The Civil War battle that made Lookout mountain famous took place on November 24, 1863 and was a part of the Chattanooga Campaign. Major General Joseph Hooker defeated the Confederate forces who were under the command of Major General Carter Stevenson. Lookout mountain has an excellent view of the Tennessee River, making it a perfect stronghold. It also held a perfect view of the Union supply lines, so if the Confederate army wanted to starve out the Union army, they needed Lookout Mountain, and if the Union army wanted to keep their supply lines clear, they needed Lookout Mountain. One of the hardest places to fight a battle is a mountain…at least for the side who is at the bottom of the mountain. They are far too visible to fight the battle easily. So, after calling for reinforcements, Major General Joseph Hooker went into battle. It was a must win situation. If they lost the Union soldiers would be starved into surrender.
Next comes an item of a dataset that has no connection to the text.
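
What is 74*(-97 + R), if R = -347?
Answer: -32856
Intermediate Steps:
74*(-97 + R) = 74*(-97 - 347) = 74*(-444) = -32856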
Looking back now on our visit makes everything we saw seem much more interesting. In my memory files, I can pull out the different views of our visit to Lookout Mountain, and I can visualize the exact view the Confederate soldiers had, and knowing that there was virtually no place to hide, I can’t help but wonder how the Union soldiers managed to win that battle. I suppose that it was partly the numbers of soldiers, with the Union having more than 1,000 more, but more importantly, I think it was the fact that they surrounded the Confederate soldiers, leaving them with too many sides to cover. Our trip to Lookout Mountain, Ruby Falls, and Rock City has taken on a whole new meaning for me. I wish I had known it then. I would have really enjoyed that stroll through history. The great thing is that my pictures, memories, and a little look at history can take me back to visit again.